Minneapolis Police Chief Medaria Arradondo
Minneapolis Police Chief Medaria Arradondo announces at a press conference Friday that the city has recently discovered that MPD has nearly 1,700 untested rape evidence kits.
Screen grab from KARE 11

Updated 3:28 p.m.

Minneapolis police officials said Friday that the department's backlog of untested rape kits is much larger than previously thought. An accounting error traced back to 2015 revealed that MPD has nearly 1,700 untested kits — far more than the 194 reported back then.

During a morning news conference streamed by KARE-TV, Mayor Jacob Frey called it an “unjustifiable mistake” that predated his administration, as well as current leadership at the police department.

“We bring forward the findings today with humility and in the name of transparency,” Frey said.

Police Chief Medaria Arradondo said Friday that back in 2015, an audit reported 194 untested kits. He said over the summer, he was informed that the number was actually closer to 1,700.

Grow the Future of Public Media

MPR News is supported by Members. Gifts from individuals power everything you find here. Make a gift of any amount today to become a Member!

“We had a failure in terms of the auditing process of those kits. That is unacceptable,” Arradondo said.

Some of the untested kits go back as far as 30 years. Arradondo said the department is still unsure what led to the accounting error.

Department officials said the discovery happened when they were doing an inventory to be in compliance with a 2018 state law that tightened regulations for police agencies to send unrestricted rape kits to the Bureau of Criminal Apprehension for testing.

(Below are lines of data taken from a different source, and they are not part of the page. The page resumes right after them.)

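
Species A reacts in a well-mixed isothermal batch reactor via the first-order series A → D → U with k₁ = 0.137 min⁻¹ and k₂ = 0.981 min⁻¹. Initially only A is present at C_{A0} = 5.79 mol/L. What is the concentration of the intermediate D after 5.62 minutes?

0.431 mol/L

The intermediate concentration in a first-order A→B→C sequence is C_D = k₁C_{A0}(e^(−k₁t) − e^(−k₂t))/(k₂−k₁).
e^(−k₁t) = e^(−0.137×5.62) = e^(−0.7699) = 0.4630; e^(−k₂t) = e^(−5.513) = 0.004033.
C_D = 0.137×5.79/(0.981−0.137) × (0.4630−0.004033) = 0.9398×0.4590 = 0.4314 mol/L.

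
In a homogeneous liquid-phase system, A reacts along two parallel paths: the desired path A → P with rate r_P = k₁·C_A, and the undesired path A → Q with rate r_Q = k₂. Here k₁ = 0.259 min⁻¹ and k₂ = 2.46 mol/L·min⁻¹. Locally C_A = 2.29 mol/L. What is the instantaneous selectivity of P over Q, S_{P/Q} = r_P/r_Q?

0.241

S_{P/Q} = r_P/r_Q = (k₁·C_A)/(k₂) = (k₁/k₂)·C_A.
= (0.259×2.290) / (2.46) = 0.5931/2.460 = 0.241.
Since the desired path is higher order in A, keeping C_A high (PFR or concentrated feed) favours P.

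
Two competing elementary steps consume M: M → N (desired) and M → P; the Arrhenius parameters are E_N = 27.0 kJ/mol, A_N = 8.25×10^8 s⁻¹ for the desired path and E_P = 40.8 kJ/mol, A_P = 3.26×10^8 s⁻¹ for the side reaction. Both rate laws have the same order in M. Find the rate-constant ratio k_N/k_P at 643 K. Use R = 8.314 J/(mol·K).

33.4

With equal orders, S_{N/P} = k_N/k_P = (A_N/A_P)·exp[(E_P−E_N)/(RT)].
(E_P−E_N)/(RT) = (40.8−27.0)×10³/(8.314×643) = 13800/5346 = 2.581.
k_N/k_P = (8.25×10^8/3.26×10^8)·exp(2.581) = 2.531 × 13.22 = 33.4.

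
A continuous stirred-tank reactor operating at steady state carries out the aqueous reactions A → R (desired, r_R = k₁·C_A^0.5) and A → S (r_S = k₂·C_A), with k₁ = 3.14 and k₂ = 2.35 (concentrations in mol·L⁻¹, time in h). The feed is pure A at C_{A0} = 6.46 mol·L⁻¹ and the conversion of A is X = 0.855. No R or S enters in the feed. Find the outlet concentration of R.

Exit C_A = C_{A0}(1−X) = 6.46×0.145 = 0.9367 mol·L⁻¹.
A CSTR operates uniformly at the exit composition, giving r_R = 3.039 and r_S = 2.201 (each k·C_A^n at C_A = 0.9367).
Fraction of consumed A going to R: r_R/(r_R+r_S) = 0.5799.
C_R = 0.5799·C_{A0}·X = 0.5799×6.46×0.855 = 3.20 mol·L⁻¹.

3.20 mol·L⁻¹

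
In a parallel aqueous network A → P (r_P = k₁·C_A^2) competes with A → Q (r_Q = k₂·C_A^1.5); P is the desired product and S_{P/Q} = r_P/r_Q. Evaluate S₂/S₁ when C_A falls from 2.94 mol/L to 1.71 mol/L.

0.763

S_{P/Q} = (k₁/k₂)·C_A^0.5, so S₂/S₁ = (C_{A,2}/C_{A,1})^0.5.
= (1.71/2.94)^0.5 = (0.5816)^0.5 = 0.763.
Selectivity toward P falls as C_A falls — high-concentration operation is favoured.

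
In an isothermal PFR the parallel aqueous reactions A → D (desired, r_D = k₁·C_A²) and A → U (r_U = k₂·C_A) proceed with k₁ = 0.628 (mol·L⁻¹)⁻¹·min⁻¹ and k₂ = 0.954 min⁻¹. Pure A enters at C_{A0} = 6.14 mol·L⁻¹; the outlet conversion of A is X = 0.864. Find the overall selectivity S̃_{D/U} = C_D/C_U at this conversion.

C_A = C_{A0}(1−X) = 0.8350 mol·L⁻¹.
Along a PFR/batch, dC_U/dC_A = −r_U/(r_D+r_U) = −k₂/(k₂+k₁·C_A).
Integrating from C_{A0} to C_A: C_U = (0.954/0.628)·ln[(0.954+0.628·6.14)/(0.954+0.628·0.835)] = 1.519·ln(4.810/1.478) = 1.792 mol·L⁻¹.
Then C_D = (C_{A0}−C_A) − C_U = 5.305 − 1.792 = 3.513 mol·L⁻¹.
S̃_{D/U} = C_D/C_U = 3.513/1.792 = 1.96.

1.96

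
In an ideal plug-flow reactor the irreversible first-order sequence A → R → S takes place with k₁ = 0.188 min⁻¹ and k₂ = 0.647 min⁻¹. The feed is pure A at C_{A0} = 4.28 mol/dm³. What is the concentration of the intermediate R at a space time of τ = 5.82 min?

0.546 mol/dm³

The intermediate concentration in a first-order A→B→C sequence is C_R = k₁C_{A0}(e^(−k₁τ) − e^(−k₂τ))/(k₂−k₁).
e^(−k₁τ) = e^(−0.188×5.82) = e^(−1.094) = 0.3348; e^(−k₂τ) = e^(−3.766) = 0.02316.
C_R = 0.188×4.28/(0.647−0.188) × (0.3348−0.02316) = 1.753×0.3117 = 0.5464 mol/dm³.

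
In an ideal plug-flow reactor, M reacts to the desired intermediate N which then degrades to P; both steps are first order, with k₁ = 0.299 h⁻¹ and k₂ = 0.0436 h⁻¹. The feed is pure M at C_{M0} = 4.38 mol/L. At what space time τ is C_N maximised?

For first-order series the maximum of C_N occurs at τ_opt = ln(k₂/k₁)/(k₂−k₁).
= ln(0.0436/0.299)/(0.0436−0.299) = ln(0.1458)/-0.2554 = -1.925/-0.2554 = 7.54 h.

7.54 h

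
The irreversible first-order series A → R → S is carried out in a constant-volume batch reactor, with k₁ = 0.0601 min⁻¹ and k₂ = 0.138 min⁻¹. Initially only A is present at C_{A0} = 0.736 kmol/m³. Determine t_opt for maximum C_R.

10.7 min

The intermediate peaks when r₁ = r₂, i.e. k₁e^(−k₁t) = k₂e^(−k₂t), giving t_opt = ln(k₂/k₁)/(k₂−k₁).
= ln(0.138/0.0601)/(0.138−0.0601) = ln(2.296)/0.07790 = 0.8312/0.07790 = 10.7 min.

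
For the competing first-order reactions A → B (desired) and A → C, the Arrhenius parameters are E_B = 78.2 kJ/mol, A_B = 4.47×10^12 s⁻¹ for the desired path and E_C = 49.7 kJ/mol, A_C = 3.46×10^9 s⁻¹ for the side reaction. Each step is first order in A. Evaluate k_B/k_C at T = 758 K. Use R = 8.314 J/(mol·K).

14.0

With equal orders, S_{B/C} = k_B/k_C = (A_B/A_C)·exp[(E_C−E_B)/(RT)].
(E_C−E_B)/(RT) = (49.7−78.2)×10³/(8.314×758) = -28500/6302 = -4.522.
k_B/k_C = (4.47×10^12/3.46×10^9)·exp(-4.522) = 1292 × 0.01086 = 14.0.
Since E_B > E_C, raising the temperature improves selectivity toward B.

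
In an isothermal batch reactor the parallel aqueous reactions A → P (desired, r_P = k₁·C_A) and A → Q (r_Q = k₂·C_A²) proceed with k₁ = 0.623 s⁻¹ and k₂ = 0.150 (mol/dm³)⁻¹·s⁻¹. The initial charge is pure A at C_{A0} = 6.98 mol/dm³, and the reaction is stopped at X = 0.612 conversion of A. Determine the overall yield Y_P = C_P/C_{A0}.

0.288

C_A = C_{A0}(1−X) = 2.708 mol/dm³.
Along a PFR/batch, dC_P/dC_A = −r_P/(r_P+r_Q) = −k₁/(k₁+k₂·C_A).
Integrating from C_{A0} to C_A: C_P = (0.623/0.150)·ln[(0.623+0.150·6.98)/(0.623+0.150·2.71)] = 4.153·ln(1.670/1.029) = 2.010 mol/dm³.
Y_P = C_P/C_{A0} = 2.010/6.98 = 0.288.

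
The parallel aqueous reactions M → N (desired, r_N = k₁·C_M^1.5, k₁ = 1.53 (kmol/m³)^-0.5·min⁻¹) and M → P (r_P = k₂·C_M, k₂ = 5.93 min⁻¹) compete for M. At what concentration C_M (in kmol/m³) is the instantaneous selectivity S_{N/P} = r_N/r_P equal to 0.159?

0.380 kmol/m³

S_{N/P} = (k₁/k₂)·C_M^0.5 ⇒ C_M = (S·k₂/k₁)^(2).
= (0.159×5.93/1.53)^(2) = (0.6163)^(2) = 0.380 kmol/m³.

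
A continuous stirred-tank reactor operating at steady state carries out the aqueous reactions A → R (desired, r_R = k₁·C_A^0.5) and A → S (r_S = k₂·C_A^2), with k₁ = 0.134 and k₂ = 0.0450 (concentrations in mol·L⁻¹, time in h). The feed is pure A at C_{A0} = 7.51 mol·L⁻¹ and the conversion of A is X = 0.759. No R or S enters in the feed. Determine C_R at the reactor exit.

3.14 mol·L⁻¹

Exit C_A = C_{A0}(1−X) = 7.51×0.241 = 1.810 mol·L⁻¹.
A CSTR operates uniformly at the exit composition, giving r_R = 0.1803 and r_S = 0.1474 (each k·C_A^n at C_A = 1.810).
Fraction of consumed A going to R: r_R/(r_R+r_S) = 0.5501.
C_R = 0.5501·C_{A0}·X = 0.5501×7.51×0.759 = 3.14 mol·L⁻¹.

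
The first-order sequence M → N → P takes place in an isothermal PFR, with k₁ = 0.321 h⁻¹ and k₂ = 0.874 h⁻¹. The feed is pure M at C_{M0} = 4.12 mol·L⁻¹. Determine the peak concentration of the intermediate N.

Evaluating C_N at τ_opt = ln(k₂/k₁)/(k₂−k₁) gives C_{N,max}/C_{M0} = (k₁/k₂)^[k₂/(k₂−k₁)].
= (0.321/0.874)^(0.874/(0.874−0.321)) = (0.3673)^(1.580) = 0.2053.
C_{N,max} = 0.2053×4.12 = 0.846 mol·L⁻¹.

0.846 mol·L⁻¹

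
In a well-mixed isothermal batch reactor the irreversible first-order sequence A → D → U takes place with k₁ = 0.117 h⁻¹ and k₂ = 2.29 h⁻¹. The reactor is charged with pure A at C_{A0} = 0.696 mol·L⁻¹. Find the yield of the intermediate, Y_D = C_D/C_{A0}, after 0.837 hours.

0.0409

Solving the coupled first-order balances gives C_D(t) = [k₁/(k₂−k₁)]·C_{A0}·(e^(−k₁t) − e^(−k₂t)).
e^(−k₁t) = e^(−0.117×0.837) = e^(−0.09793) = 0.9067; e^(−k₂t) = e^(−1.917) = 0.1471.
C_D = 0.117×0.696/(2.29−0.117) × (0.9067−0.1471) = 0.03747×0.7596 = 0.02847 mol·L⁻¹.
Y_D = C_D/C_{A0} = 0.02847/0.696 = 0.0409.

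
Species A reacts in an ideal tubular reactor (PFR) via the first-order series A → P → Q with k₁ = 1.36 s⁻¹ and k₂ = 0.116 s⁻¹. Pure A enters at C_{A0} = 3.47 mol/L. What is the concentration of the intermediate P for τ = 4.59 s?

2.22 mol/L

Solving the coupled first-order balances gives C_P(τ) = [k₁/(k₂−k₁)]·C_{A0}·(e^(−k₁τ) − e^(−k₂τ)).
e^(−k₁τ) = e^(−1.36×4.59) = e^(−6.242) = 0.001945; e^(−k₂τ) = e^(−0.5324) = 0.5872.
C_P = 1.36×3.47/(0.116−1.36) × (0.001945−0.5872) = (-3.794)×(-0.5852) = 2.220 mol/L.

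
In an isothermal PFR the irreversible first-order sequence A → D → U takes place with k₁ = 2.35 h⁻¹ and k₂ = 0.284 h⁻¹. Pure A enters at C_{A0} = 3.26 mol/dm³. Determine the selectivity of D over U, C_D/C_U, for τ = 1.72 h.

2.23

For first-order series with pure A initially, C_D(τ) = k₁C_{A0}/(k₂−k₁)·(e^(−k₁τ) − e^(−k₂τ)).
e^(−k₁τ) = e^(−2.35×1.72) = e^(−4.042) = 0.01756; e^(−k₂τ) = e^(−0.4885) = 0.6136.
C_D = 2.35×3.26/(0.284−2.35) × (0.01756−0.6136) = (-3.708)×(-0.5960) = 2.210 mol/dm³.
C_A = C_{A0}e^(−k₁τ) = 0.05725 mol/dm³, so C_U = C_{A0}−C_A−C_D = 0.9927 mol/dm³; C_D/C_U = 2.23.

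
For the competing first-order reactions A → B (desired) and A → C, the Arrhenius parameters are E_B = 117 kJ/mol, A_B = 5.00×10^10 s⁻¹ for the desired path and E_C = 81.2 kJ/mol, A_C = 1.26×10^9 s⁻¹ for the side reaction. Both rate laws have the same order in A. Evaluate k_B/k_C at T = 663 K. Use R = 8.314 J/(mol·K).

0.0600

Since both paths have the same order in A, the concentration cancels and S_{B/C} = k_B/k_C = (A_B/A_C)·exp[(E_C−E_B)/(RT)].
(E_C−E_B)/(RT) = (81.2−117)×10³/(8.314×663) = -35800/5512 = -6.495.
k_B/k_C = (5.00×10^10/1.26×10^9)·exp(-6.495) = 39.68 × 0.001511 = 0.0600.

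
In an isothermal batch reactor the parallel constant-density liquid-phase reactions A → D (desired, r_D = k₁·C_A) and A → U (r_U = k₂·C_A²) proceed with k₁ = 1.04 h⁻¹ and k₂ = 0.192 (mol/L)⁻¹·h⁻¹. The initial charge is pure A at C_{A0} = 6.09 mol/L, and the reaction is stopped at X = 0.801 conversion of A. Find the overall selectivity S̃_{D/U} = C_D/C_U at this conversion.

1.58

C_A = C_{A0}(1−X) = 1.212 mol/L.
Along a PFR/batch, dC_D/dC_A = −r_D/(r_D+r_U) = −k₁/(k₁+k₂·C_A).
Integrating from C_{A0} to C_A: C_D = (1.04/0.192)·ln[(1.04+0.192·6.09)/(1.04+0.192·1.21)] = 5.417·ln(2.209/1.273) = 2.987 mol/L.
C_U = (C_{A0}−C_A)−C_D = 1.891 mol/L; S̃_{D/U} = 2.987/1.891 = 1.58.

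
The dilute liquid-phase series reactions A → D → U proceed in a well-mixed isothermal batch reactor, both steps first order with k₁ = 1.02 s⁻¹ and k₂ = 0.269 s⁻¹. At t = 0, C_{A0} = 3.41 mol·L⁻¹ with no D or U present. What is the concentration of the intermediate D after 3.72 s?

1.60 mol·L⁻¹

Solving the coupled first-order balances gives C_D(t) = [k₁/(k₂−k₁)]·C_{A0}·(e^(−k₁t) − e^(−k₂t)).
e^(−k₁t) = e^(−1.02×3.72) = e^(−3.794) = 0.02250; e^(−k₂t) = e^(−1.001) = 0.3676.
C_D = 1.02×3.41/(0.269−1.02) × (0.02250−0.3676) = (-4.631)×(-0.3451) = 1.598 mol·L⁻¹.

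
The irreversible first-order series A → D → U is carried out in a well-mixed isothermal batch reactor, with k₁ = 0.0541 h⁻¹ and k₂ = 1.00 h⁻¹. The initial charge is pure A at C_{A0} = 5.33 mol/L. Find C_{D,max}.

0.244 mol/L

For a first-order series the maximum intermediate yield is C_{D,max}/C_{A0} = (k₁/k₂)^[k₂/(k₂−k₁)].
= (0.0541/1.00)^(1.00/(1.00−0.0541)) = (0.05410)^(1.057) = 0.04579.
C_{D,max} = 0.04579×5.33 = 0.244 mol/L.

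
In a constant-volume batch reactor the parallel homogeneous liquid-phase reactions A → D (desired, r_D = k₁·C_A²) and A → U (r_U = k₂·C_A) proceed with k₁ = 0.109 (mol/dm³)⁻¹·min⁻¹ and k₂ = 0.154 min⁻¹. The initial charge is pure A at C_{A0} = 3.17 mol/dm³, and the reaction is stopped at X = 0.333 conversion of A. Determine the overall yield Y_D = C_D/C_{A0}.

0.216

C_A = C_{A0}(1−X) = 2.114 mol/dm³.
Along a PFR/batch, dC_U/dC_A = −r_U/(r_D+r_U) = −k₂/(k₂+k₁·C_A).
Integrating from C_{A0} to C_A: C_U = (0.154/0.109)·ln[(0.154+0.109·3.17)/(0.154+0.109·2.11)] = 1.413·ln(0.4995/0.3845) = 0.3699 mol/dm³.
Then C_D = (C_{A0}−C_A) − C_U = 1.056 − 0.3699 = 0.6857 mol/dm³.
Y_D = C_D/C_{A0} = 0.6857/3.17 = 0.216.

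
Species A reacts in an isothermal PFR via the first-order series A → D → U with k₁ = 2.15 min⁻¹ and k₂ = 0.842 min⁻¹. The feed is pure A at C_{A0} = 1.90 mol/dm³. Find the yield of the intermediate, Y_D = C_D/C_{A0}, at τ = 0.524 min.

The intermediate concentration in a first-order A→B→C sequence is C_D = k₁C_{A0}(e^(−k₁τ) − e^(−k₂τ))/(k₂−k₁).
e^(−k₁τ) = e^(−2.15×0.524) = e^(−1.127) = 0.3241; e^(−k₂τ) = e^(−0.4412) = 0.6433.
C_D = 2.15×1.90/(0.842−2.15) × (0.3241−0.6433) = (-3.123)×(-0.3191) = 0.9967 mol/dm³.
Y_D = C_D/C_{A0} = 0.9967/1.90 = 0.525.

0.525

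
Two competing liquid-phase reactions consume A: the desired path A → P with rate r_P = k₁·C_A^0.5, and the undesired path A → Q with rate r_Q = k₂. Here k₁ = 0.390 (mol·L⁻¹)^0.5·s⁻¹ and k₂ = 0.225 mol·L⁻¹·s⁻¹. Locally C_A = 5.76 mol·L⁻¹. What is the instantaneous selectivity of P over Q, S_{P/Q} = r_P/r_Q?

4.16

S_{P/Q} = r_P/r_Q = (k₁·C_A^0.5)/(k₂) = (k₁/k₂)·C_A^0.5.
= (0.390×5.760^0.5) / (0.225) = 0.9360/0.2250 = 4.16.
Since the desired path is higher order in A, keeping C_A high (PFR or concentrated feed) favours P.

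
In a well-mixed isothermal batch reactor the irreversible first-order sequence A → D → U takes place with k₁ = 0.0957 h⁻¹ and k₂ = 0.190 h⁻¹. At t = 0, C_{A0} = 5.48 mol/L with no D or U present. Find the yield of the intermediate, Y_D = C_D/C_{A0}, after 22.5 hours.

0.104

Solving the coupled first-order balances gives C_D(t) = [k₁/(k₂−k₁)]·C_{A0}·(e^(−k₁t) − e^(−k₂t)).
e^(−k₁t) = e^(−0.0957×22.5) = e^(−2.153) = 0.1161; e^(−k₂t) = e^(−4.275) = 0.01391.
C_D = 0.0957×5.48/(0.190−0.0957) × (0.1161−0.01391) = 5.561×0.1022 = 0.5683 mol/L.
Y_D = C_D/C_{A0} = 0.5683/5.48 = 0.104.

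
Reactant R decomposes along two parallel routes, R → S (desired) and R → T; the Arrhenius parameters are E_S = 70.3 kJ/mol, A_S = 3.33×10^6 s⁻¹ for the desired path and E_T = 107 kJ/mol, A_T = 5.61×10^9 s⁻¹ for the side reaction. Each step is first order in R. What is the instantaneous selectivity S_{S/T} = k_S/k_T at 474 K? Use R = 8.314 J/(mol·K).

6.58

k_S/k_T = (A_S/A_T)·exp[−(E_S−E_T)/(RT)] = (A_S/A_T)·exp[(E_T−E_S)/(RT)].
(E_T−E_S)/(RT) = (107−70.3)×10³/(8.314×474) = 36700/3941 = 9.313.
k_S/k_T = (3.33×10^6/5.61×10^9)·exp(9.313) = 5.936×10^-4 × 11078 = 6.58.
Since E_S < E_T, lowering the temperature improves selectivity toward S.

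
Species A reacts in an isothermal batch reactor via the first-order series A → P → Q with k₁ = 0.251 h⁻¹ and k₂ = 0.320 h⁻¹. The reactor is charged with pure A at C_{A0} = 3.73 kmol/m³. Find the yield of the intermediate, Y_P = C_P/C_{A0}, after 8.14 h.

The intermediate concentration in a first-order A→B→C sequence is C_P = k₁C_{A0}(e^(−k₁t) − e^(−k₂t))/(k₂−k₁).
e^(−k₁t) = e^(−0.251×8.14) = e^(−2.043) = 0.1296; e^(−k₂t) = e^(−2.605) = 0.07392.
C_P = 0.251×3.73/(0.320−0.251) × (0.1296−0.07392) = 13.57×0.05570 = 0.7558 kmol/m³.
Y_P = C_P/C_{A0} = 0.7558/3.73 = 0.203.

0.203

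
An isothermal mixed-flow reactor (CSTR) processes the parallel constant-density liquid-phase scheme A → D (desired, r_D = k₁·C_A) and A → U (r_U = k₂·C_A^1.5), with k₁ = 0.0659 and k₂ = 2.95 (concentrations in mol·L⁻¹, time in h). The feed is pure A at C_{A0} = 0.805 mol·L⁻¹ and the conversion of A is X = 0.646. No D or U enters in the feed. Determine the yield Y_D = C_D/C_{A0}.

0.0259

Exit C_A = C_{A0}(1−X) = 0.805×0.354 = 0.2850 mol·L⁻¹.
In a CSTR the entire volume is at exit conditions, so r_D = 0.0659×0.2850 = 0.01878 and r_U = 2.95×0.2850^1.5 = 0.4488.
Fraction of consumed A going to D: r_D/(r_D+r_U) = 0.04017.
C_D = 0.04017·C_{A0}·X = 0.04017×0.805×0.646 = 0.0209 mol·L⁻¹; Y_D = C_D/C_{A0} = 0.0259.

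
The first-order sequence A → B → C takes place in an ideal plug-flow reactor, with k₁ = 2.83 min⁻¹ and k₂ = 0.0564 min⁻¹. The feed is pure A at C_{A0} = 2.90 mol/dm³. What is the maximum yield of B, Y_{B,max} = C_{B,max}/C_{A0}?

0.923

For a first-order series the maximum intermediate yield is C_{B,max}/C_{A0} = (k₁/k₂)^[k₂/(k₂−k₁)].
= (2.83/0.0564)^(0.0564/(0.0564−2.83)) = (50.18)^(-0.02033) = 0.9235.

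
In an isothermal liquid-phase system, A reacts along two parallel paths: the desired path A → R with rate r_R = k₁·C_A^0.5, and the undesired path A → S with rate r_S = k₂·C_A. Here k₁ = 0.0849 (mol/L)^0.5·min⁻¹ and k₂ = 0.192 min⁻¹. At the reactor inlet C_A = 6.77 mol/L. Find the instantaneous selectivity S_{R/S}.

S_{R/S} = r_R/r_S = (k₁·C_A^0.5)/(k₂·C_A) = (k₁/k₂)·C_A^-0.5.
= (0.0849×6.770^0.5) / (0.192×6.770) = 0.2209/1.300 = 0.170.

0.170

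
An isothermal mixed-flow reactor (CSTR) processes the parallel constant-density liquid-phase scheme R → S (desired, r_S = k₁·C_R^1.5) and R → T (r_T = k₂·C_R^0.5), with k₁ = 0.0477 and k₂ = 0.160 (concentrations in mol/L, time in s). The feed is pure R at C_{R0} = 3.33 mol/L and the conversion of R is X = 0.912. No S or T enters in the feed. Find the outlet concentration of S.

Exit C_R = C_{R0}(1−X) = 3.33×0.0880 = 0.2930 mol/L.
In a CSTR the entire volume is at exit conditions, so r_S = 0.0477×0.2930^1.5 = 0.007567 and r_T = 0.160×0.2930^0.5 = 0.08661.
Fraction of consumed R going to S: r_S/(r_S+r_T) = 0.08034.
C_S = 0.08034·C_{R0}·X = 0.08034×3.33×0.912 = 0.244 mol/L.

0.244 mol/L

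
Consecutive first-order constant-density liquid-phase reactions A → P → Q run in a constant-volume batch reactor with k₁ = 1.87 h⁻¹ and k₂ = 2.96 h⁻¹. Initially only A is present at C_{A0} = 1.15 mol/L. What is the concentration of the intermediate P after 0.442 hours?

Solving the coupled first-order balances gives C_P(t) = [k₁/(k₂−k₁)]·C_{A0}·(e^(−k₁t) − e^(−k₂t)).
e^(−k₁t) = e^(−1.87×0.442) = e^(−0.8265) = 0.4376; e^(−k₂t) = e^(−1.308) = 0.2703.
C_P = 1.87×1.15/(2.96−1.87) × (0.4376−0.2703) = 1.973×0.1673 = 0.3300 mol/L.

0.330 mol/L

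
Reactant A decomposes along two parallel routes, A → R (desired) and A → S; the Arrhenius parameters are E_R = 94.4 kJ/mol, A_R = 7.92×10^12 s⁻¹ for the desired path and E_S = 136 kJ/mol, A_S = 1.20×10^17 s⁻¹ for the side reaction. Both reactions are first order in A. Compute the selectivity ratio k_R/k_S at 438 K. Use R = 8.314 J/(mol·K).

k_R/k_S = (A_R/A_S)·exp[−(E_R−E_S)/(RT)] = (A_R/A_S)·exp[(E_S−E_R)/(RT)].
(E_S−E_R)/(RT) = (136−94.4)×10³/(8.314×438) = 41600/3642 = 11.42.
k_R/k_S = (7.92×10^12/1.20×10^17)·exp(11.42) = 6.600×10^-5 × 91470 = 6.04.
Since E_R < E_S, lowering the temperature improves selectivity toward R.

6.04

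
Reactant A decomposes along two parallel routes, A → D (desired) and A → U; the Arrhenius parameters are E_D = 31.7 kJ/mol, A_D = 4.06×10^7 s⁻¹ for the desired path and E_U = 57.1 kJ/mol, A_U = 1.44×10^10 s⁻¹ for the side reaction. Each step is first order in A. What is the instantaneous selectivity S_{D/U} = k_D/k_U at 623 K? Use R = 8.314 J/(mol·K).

0.380

Since both paths have the same order in A, the concentration cancels and S_{D/U} = k_D/k_U = (A_D/A_U)·exp[(E_U−E_D)/(RT)].
(E_U−E_D)/(RT) = (57.1−31.7)×10³/(8.314×623) = 25400/5180 = 4.904.
k_D/k_U = (4.06×10^7/1.44×10^10)·exp(4.904) = 0.002819 × 134.8 = 0.380.
Since E_D < E_U, lowering the temperature improves selectivity toward D.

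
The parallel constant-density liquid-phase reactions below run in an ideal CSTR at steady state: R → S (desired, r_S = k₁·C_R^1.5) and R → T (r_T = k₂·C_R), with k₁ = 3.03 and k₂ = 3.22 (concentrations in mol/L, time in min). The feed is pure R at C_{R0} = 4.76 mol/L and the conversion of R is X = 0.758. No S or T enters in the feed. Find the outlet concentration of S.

Exit C_R = C_{R0}(1−X) = 4.76×0.242 = 1.152 mol/L.
A CSTR operates uniformly at the exit composition, giving r_S = 3.746 and r_T = 3.709 (each k·C_R^n at C_R = 1.152).
Fraction of consumed R going to S: r_S/(r_S+r_T) = 0.5025.
C_S = 0.5025·C_{R0}·X = 0.5025×4.76×0.758 = 1.81 mol/L.

1.81 mol/L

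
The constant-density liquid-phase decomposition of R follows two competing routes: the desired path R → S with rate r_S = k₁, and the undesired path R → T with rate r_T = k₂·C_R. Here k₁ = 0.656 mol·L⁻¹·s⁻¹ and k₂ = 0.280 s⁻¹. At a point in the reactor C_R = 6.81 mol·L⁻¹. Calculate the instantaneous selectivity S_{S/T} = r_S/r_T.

S_{S/T} = r_S/r_T = (k₁)/(k₂·C_R) = (k₁/k₂)·C_R⁻¹.
= (0.656) / (0.280×6.810) = 0.6560/1.907 = 0.344.
The undesired path is higher order in R, so low C_R (CSTR or dilute feed) favours S.

0.344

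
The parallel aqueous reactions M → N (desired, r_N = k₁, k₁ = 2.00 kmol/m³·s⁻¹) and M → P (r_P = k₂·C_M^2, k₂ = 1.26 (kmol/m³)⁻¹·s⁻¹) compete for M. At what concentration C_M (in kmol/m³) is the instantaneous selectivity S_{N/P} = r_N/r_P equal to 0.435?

1.91 kmol/m³

S_{N/P} = (k₁/k₂)·C_M^-2 ⇒ C_M = (S·k₂/k₁)^(-0.5).
= (0.435×1.26/2.00)^(-0.5) = (0.2741)^(-0.5) = 1.91 kmol/m³.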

Deputy Police Chief Erick Fors said the kits themselves are still in the proper shape to be analyzed.

"These sex assault kits were properly inventoried, properly stored, properly maintained,” said Fors.

The department is working with victim advocates on finding the best way to notify those who had reported the assaults to police.

Kenosha Davenport, executive director of the Sexual Violence Center, said it will be a delicate process because they're tracking down people who may have already put a traumatic event behind them.

"Victims who maybe have not shared this with their partners or maybe not shared it with their children, that they're in a different time frame in their lives,” said Davenport. “And that's why it's so critical that the notification process and the protocols around that is done diligently and with the support of advocates."

State Rep. Marion O'Neill, R-Maple Lake, sponsored the recent state law dealing with untested rape kits. She said although the number announced by Minneapolis police is startling, it should be taken with caution.

O'Neill said some of the kits are restricted, meaning the victim did not give permission to process it. Still, O'Neill says the department should move as quickly as possible to clear the backlog to ensure any offenders are no longer walking the streets, especially those who might be repeat offenders.

"They can find hits with other cases,” said O’Neill. “So, it's very possible that out of those kits, you are going to find serial rapists.